Kita mengaku sejak mulanya diciptakan Tuhan sebagai manusia, bukan hewan hasil evolusi jutaan tahun lamanya. Tuhan mengabarkan dengan jelas kalau Adam-lah leluhur kita. Tak perlu mencari tahu siapa yang lebih tua: Adam atau Homo Sapiens.
Manusia yang jumlahnya miliaran hari ini berawal dari rahim seorang Hawa. Kabli dan Habil, keturunan pertama leluhur kita, lahir ke alam dunia dalam keadaan kecil, lemah, rentan, dan tak berdaya. Mereka tak membawa apa-apa selain yang dipinjamkan penciptanya: ruh dan raga. Dari keduanyalah manusia memiliki berbagai potensi untuk menjalani kehidupan. Mencapai kondisi ideal agar dapat menggunakan berbagai potensi itu, Kabil dan Habil harus melalui tahun-tahun yang panjang dalam pengasuhan dan perlindungan Adam dan Hawa.
Kondisi yang sama juga kita alami sebagai manusia yang hidup di zaman modern (sekaligus posmodern). Berbekal “barang” pinjaman tadi, kita menjalani kehidupan yang sama sekali berbeda dengan leluhur kita. Hari ini, manusia (modern) yang tak cukup dengan “hidup”, mengusahakan berbagai cara untuk “menikmati hidup”. Manusia “butuh” gelar, jabatan, dan harta benda.
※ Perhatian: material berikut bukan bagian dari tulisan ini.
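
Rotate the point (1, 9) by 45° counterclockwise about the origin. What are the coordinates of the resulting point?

Rotation matrix for 45°: [[cos 45°, -sin 45°], [sin 45°, cos 45°]] ≈ [[0.707107, -0.707107], [0.707107, 0.707107]]
[[0.707107, -0.707107], [0.707107, 0.707107]] × [1, 9]ᵀ ≈ [-5.6569, 7.0711]ᵀ
Result: (-5.6569, 7.0711)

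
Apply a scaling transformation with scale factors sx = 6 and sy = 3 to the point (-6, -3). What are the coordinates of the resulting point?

Scaling matrix:
[[6, 0], [0, 3]]
Result: (-6 × 6, -3 × 3) = (-36, -9)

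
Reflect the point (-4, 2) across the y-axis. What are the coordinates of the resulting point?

Reflection across y-axis: (-4, 2) → (4, 2)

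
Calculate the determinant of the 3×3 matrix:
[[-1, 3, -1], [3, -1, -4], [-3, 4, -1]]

Expansion along first row:
det = -1·det([[-1,-4],[4,-1]]) - 3·det([[3,-4],[-3,-1]]) + -1·det([[3,-1],[-3,4]])
    = -1·(-1·-1 - -4·4) - 3·(3·-1 - -4·-3) + -1·(3·4 - -1·-3)
    = -1·17 - 3·-15 + -1·9
    = -17 + 45 + -9 = 19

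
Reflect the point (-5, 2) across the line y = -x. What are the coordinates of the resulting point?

Reflection across line y = -x: (-5, 2) → (-2, 5)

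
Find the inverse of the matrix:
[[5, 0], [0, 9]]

For [[a,b],[c,d]], inverse = (1/det)·[[d,-b],[-c,a]]
det = (5)(9) - (0)(0) = 45 - 0 = 45
Inverse = (1/45)·[[9, 0], [0, 5]]
= [[1/5, 0], [0, 1/9]]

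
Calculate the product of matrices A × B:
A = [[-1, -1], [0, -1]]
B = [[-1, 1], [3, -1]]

Matrix multiplication:
C[0][0] = -1×-1 + -1×3 = -2
C[0][1] = -1×1 + -1×-1 = 0
C[1][0] = 0×-1 + -1×3 = -3
C[1][1] = 0×1 + -1×-1 = 1
Result: [[-2, 0], [-3, 1]]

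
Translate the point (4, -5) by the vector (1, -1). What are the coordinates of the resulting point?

Translation by (1, -1) (homogeneous matrix [[1, 0, 1], [0, 1, -1], [0, 0, 1]]):
x' = 4 + 1 = 5
y' = -5 + -1 = -6
Result: (5, -6)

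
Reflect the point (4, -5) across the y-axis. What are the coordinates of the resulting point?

Reflection across y-axis: (4, -5) → (-4, -5)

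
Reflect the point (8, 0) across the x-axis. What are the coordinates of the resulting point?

Reflection across x-axis: (8, 0) → (8, 0)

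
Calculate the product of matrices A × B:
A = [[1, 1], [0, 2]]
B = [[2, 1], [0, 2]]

Matrix multiplication:
C[0][0] = 1×2 + 1×0 = 2
C[0][1] = 1×1 + 1×2 = 3
C[1][0] = 0×2 + 2×0 = 0
C[1][1] = 0×1 + 2×2 = 4
Result: [[2, 3], [0, 4]]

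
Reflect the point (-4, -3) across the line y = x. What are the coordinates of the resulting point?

Reflection across line y = x: (-4, -3) → (-3, -4)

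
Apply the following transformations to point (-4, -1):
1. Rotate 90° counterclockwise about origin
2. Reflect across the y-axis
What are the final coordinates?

Step 1: Rotate 90° → (1, -4)
Step 2: Reflect across y-axis → (-1, -4)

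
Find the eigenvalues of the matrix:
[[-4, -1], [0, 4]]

Characteristic equation: det(A - λI) = 0
λ² - (trace)λ + (det) = 0
trace = -4 + 4 = 0, det = (-4)(4) - (-1)(0) = -16
λ² - (0)λ + (-16) = 0
λ = (0 ± √((0)² - 4·(-16))) / 2 = (0 ± √64) / 2
Solving: λ = -4, 4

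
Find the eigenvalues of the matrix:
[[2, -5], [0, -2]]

Characteristic equation: det(A - λI) = 0
λ² - (trace)λ + (det) = 0
trace = 2 + -2 = 0, det = (2)(-2) - (-5)(0) = -4
λ² - (0)λ + (-4) = 0
λ = (0 ± √((0)² - 4·(-4))) / 2 = (0 ± √16) / 2
Solving: λ = -2, 2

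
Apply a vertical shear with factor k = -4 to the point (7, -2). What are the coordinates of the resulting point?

Shear matrix for vertical shear with factor k = -4:
[[1, 0], [-4, 1]]
Result: (7, -2) → (7, -30)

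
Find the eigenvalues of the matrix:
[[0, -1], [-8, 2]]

Characteristic equation: det(A - λI) = 0
λ² - (trace)λ + (det) = 0
trace = 0 + 2 = 2, det = (0)(2) - (-1)(-8) = -8
λ² - (2)λ + (-8) = 0
λ = (2 ± √((2)² - 4·(-8))) / 2 = (2 ± √36) / 2
Solving: λ = -2, 4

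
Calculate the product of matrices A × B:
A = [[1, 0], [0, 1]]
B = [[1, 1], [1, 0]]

Matrix multiplication:
C[0][0] = 1×1 + 0×1 = 1
C[0][1] = 1×1 + 0×0 = 1
C[1][0] = 0×1 + 1×1 = 1
C[1][1] = 0×1 + 1×0 = 0
Result: [[1, 1], [1, 0]]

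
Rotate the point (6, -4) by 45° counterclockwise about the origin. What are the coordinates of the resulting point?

Rotation matrix for 45°: [[cos 45°, -sin 45°], [sin 45°, cos 45°]] ≈ [[0.707107, -0.707107], [0.707107, 0.707107]]
[[0.707107, -0.707107], [0.707107, 0.707107]] × [6, -4]ᵀ ≈ [7.0711, 1.4142]ᵀ
Result: (7.0711, 1.4142)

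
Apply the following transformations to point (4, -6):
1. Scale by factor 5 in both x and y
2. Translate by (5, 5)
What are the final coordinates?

Step 1: Scale (4, -6) by 5 → (20, -30)
Step 2: Translate by (5, 5) → (25, -25)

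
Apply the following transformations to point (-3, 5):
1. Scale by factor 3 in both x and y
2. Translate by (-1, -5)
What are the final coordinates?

Step 1: Scale (-3, 5) by 3 → (-9, 15)
Step 2: Translate by (-1, -5) → (-10, 10)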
Tersematlah dalam dirinya berbagai status sosial, ekonomi, politik, ideologi, hingga agama. Kesemuanya menjadi satu ke dalam diri manusia-manusia bernama buruh, guru, polisi, arsitek, kepala bidang, direktur, tukang, hingga presiden.
Sayangnya, terlalu ingat dan peduli pada jabatan, kekayaan, dan kehormatan, membuat banyak yang melupakan ke-manusia-annya. Lebih penting menjadi kepala ini daripada menjadi manusia. Lebih nikmat sebagai ketua itu daripada sebagai manusia. Lebih ingat dirinya direktur anu daripada dirinya manusia. Padahal Emha Ainun Nadjib mengatakan yang hakiki itu “apanya”, bukan “siapanya”. Manusia itulah yang sejati, sedang identitas yang lain-lainnya semu belaka.
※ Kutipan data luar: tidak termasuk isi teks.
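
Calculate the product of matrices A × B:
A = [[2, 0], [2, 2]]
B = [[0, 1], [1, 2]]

Matrix multiplication:
C[0][0] = 2×0 + 0×1 = 0
C[0][1] = 2×1 + 0×2 = 2
C[1][0] = 2×0 + 2×1 = 2
C[1][1] = 2×1 + 2×2 = 6
Result: [[0, 2], [2, 6]]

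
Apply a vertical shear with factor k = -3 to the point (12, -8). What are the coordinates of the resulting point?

Shear matrix for vertical shear with factor k = -3:
[[1, 0], [-3, 1]]
Result: (12, -8) → (12, -44)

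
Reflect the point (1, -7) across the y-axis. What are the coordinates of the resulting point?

Reflection across y-axis: (1, -7) → (-1, -7)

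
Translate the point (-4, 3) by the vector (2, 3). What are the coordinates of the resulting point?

Translation by (2, 3) (homogeneous matrix [[1, 0, 2], [0, 1, 3], [0, 0, 1]]):
x' = -4 + 2 = -2
y' = 3 + 3 = 6
Result: (-2, 6)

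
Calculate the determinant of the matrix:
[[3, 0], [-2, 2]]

For a 2×2 matrix [[a, b], [c, d]], det = ad - bc
det = (3)(2) - (0)(-2) = 6 - 0 = 6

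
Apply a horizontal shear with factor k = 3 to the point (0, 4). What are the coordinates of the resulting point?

Shear matrix for horizontal shear with factor k = 3:
[[1, 3], [0, 1]]
Result: (0, 4) → (12, 4)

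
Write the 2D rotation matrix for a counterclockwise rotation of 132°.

Rotation matrix formula: [[cos θ, -sin θ], [sin θ, cos θ]]
For θ = 132°:
cos(132°) = -0.6691
sin(132°) = 0.7431
Result: [[-0.6691, -0.7431], [0.7431, -0.6691]]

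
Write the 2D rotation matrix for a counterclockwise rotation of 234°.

Rotation matrix formula: [[cos θ, -sin θ], [sin θ, cos θ]]
For θ = 234°:
cos(234°) = -0.5878
sin(234°) = -0.8090
Result: [[-0.5878, 0.8090], [-0.8090, -0.5878]]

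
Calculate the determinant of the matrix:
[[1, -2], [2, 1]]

For a 2×2 matrix [[a, b], [c, d]], det = ad - bc
det = (1)(1) - (-2)(2) = 1 - -4 = 5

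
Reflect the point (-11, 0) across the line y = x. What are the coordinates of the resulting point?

Reflection across line y = x: (-11, 0) → (0, -11)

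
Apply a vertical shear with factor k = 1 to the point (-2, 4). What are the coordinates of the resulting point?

Shear matrix for vertical shear with factor k = 1:
[[1, 0], [1, 1]]
Result: (-2, 4) → (-2, 2)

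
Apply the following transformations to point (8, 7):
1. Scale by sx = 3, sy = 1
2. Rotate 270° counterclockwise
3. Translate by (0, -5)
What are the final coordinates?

Step 1: Scale → (24, 7)
Step 2: Rotate 270° → (7, -24)
Step 3: Translate → (7, -29)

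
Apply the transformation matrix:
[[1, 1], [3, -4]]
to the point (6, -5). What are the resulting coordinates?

Matrix multiplication:
[[1, 1], [3, -4]] × [6, -5]ᵀ
= [(1)(6) + (1)(-5), (3)(6) + (-4)(-5)]ᵀ
= [1, 38]ᵀ
Result: (1, 38)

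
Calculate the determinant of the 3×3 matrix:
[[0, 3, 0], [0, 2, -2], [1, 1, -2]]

Expansion along first row:
det = 0·det([[2,-2],[1,-2]]) - 3·det([[0,-2],[1,-2]]) + 0·det([[0,2],[1,1]])
    = 0·(2·-2 - -2·1) - 3·(0·-2 - -2·1) + 0·(0·1 - 2·1)
    = 0·-2 - 3·2 + 0·-2
    = 0 + -6 + 0 = -6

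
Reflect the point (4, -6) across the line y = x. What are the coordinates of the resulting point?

Reflection across line y = x: (4, -6) → (-6, 4)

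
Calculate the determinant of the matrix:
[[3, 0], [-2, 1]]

For a 2×2 matrix [[a, b], [c, d]], det = ad - bc
det = (3)(1) - (0)(-2) = 3 - 0 = 3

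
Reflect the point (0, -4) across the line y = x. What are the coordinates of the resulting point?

Reflection across line y = x: (0, -4) → (-4, 0)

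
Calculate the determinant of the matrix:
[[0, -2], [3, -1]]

For a 2×2 matrix [[a, b], [c, d]], det = ad - bc
det = (0)(-1) - (-2)(3) = 0 - -6 = 6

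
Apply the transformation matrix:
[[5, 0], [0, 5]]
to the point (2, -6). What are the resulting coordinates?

Matrix multiplication:
[[5, 0], [0, 5]] × [2, -6]ᵀ
= [(5)(2) + (0)(-6), (0)(2) + (5)(-6)]ᵀ
= [10, -30]ᵀ
Result: (10, -30)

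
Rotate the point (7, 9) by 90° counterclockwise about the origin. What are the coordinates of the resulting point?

Rotation matrix for 90°: [[cos 90°, -sin 90°], [sin 90°, cos 90°]] = [[0, -1], [1, 0]]
[[0, -1], [1, 0]] × [7, 9]ᵀ = [-9, 7]ᵀ
Result: (-9, 7)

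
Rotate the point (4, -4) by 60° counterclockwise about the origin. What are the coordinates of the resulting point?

Rotation matrix for 60°: [[cos 60°, -sin 60°], [sin 60°, cos 60°]] ≈ [[0.500000, -0.866025], [0.866025, 0.500000]]
[[0.500000, -0.866025], [0.866025, 0.500000]] × [4, -4]ᵀ ≈ [5.4641, 1.4641]ᵀ
Result: (5.4641, 1.4641)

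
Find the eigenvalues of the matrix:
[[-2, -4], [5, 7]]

Characteristic equation: det(A - λI) = 0
λ² - (trace)λ + (det) = 0
trace = -2 + 7 = 5, det = (-2)(7) - (-4)(5) = 6
λ² - (5)λ + (6) = 0
λ = (5 ± √((5)² - 4·(6))) / 2 = (5 ± √1) / 2
Solving: λ = 2, 3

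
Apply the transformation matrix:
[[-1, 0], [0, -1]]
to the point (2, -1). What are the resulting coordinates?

Matrix multiplication:
[[-1, 0], [0, -1]] × [2, -1]ᵀ
= [(-1)(2) + (0)(-1), (0)(2) + (-1)(-1)]ᵀ
= [-2, 1]ᵀ
Result: (-2, 1)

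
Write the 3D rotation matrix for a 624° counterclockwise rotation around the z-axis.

Rotation matrix for counterclockwise 624° around z-axis:
cos(624°) = -0.1045, sin(624°) = -0.9945
Result: [[-0.1045, 0.9945, 0], [-0.9945, -0.1045, 0], [0, 0, 1]]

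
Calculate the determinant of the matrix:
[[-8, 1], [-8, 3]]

For a 2×2 matrix [[a, b], [c, d]], det = ad - bc
det = (-8)(3) - (1)(-8) = -24 - -8 = -16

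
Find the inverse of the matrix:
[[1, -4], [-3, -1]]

For [[a,b],[c,d]], inverse = (1/det)·[[d,-b],[-c,a]]
det = (1)(-1) - (-4)(-3) = -1 - 12 = -13
Inverse = (1/-13)·[[-1, 4], [3, 1]]
= [[1/13, -4/13], [-3/13, -1/13]]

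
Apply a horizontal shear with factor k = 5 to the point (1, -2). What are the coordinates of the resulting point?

Shear matrix for horizontal shear with factor k = 5:
[[1, 5], [0, 1]]
Result: (1, -2) → (-9, -2)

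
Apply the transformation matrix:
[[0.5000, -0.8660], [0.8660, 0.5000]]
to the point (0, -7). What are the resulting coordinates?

Matrix multiplication:
[[0.5000, -0.8660], [0.8660, 0.5000]] × [0, -7]ᵀ
= [(0.5000)(0) + (-0.8660)(-7), (0.8660)(0) + (0.5000)(-7)]ᵀ
= [6.0620, -3.5000]ᵀ
Result: (6.0620, -3.5000)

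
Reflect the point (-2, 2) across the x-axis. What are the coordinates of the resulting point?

Reflection across x-axis: (-2, 2) → (-2, -2)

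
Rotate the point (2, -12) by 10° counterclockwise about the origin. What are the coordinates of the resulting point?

Rotation matrix for 10°: [[cos 10°, -sin 10°], [sin 10°, cos 10°]] ≈ [[0.984808, -0.173648], [0.173648, 0.984808]]
[[0.984808, -0.173648], [0.173648, 0.984808]] × [2, -12]ᵀ ≈ [4.0534, -11.4704]ᵀ
Result: (4.0534, -11.4704)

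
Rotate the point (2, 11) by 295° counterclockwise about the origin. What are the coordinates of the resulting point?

Rotation matrix for 295°: [[cos 295°, -sin 295°], [sin 295°, cos 295°]] ≈ [[0.422618, 0.906308], [-0.906308, 0.422618]]
[[0.422618, 0.906308], [-0.906308, 0.422618]] × [2, 11]ᵀ ≈ [10.8146, 2.8362]ᵀ
Result: (10.8146, 2.8362)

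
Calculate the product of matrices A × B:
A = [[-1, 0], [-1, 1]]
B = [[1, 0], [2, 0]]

Matrix multiplication:
C[0][0] = -1×1 + 0×2 = -1
C[0][1] = -1×0 + 0×0 = 0
C[1][0] = -1×1 + 1×2 = 1
C[1][1] = -1×0 + 1×0 = 0
Result: [[-1, 0], [1, 0]]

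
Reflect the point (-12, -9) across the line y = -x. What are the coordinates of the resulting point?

Reflection across line y = -x: (-12, -9) → (9, 12)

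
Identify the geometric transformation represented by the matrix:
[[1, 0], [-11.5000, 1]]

This matrix represents: vertical shear with factor -11.5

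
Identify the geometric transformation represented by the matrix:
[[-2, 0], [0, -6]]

This matrix represents: non-uniform scaling by sx = -2, sy = -6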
Dalam keadaan inilah Tuhan selalu mengingatkan kalau manusia diciptakan sebagai manusia. Semua manusia di dunia dulu, sekarang, dan nanti adalah ciptaan-Nya. Dikirim ke dunia untuk menjadi khalifah dalam bentuk manusia dan diciptakan menjadi ‘abdun juga dalam bentuk manusia. Kembalinya ke hadapan Sang Pencipta kelak juga sebagai manusia. Perannya di muka bumi selama hidupnya –yang kita sebut sebagai “siapanya”– itulah yang kelak akan memberatkan pertanggungjawabannya sebagai manusia di hadapan Tuhan. Timbangan-Nya itulah yang akan menentukan kita termasuk yang beruntung atau merugi. Wallahu a’lam.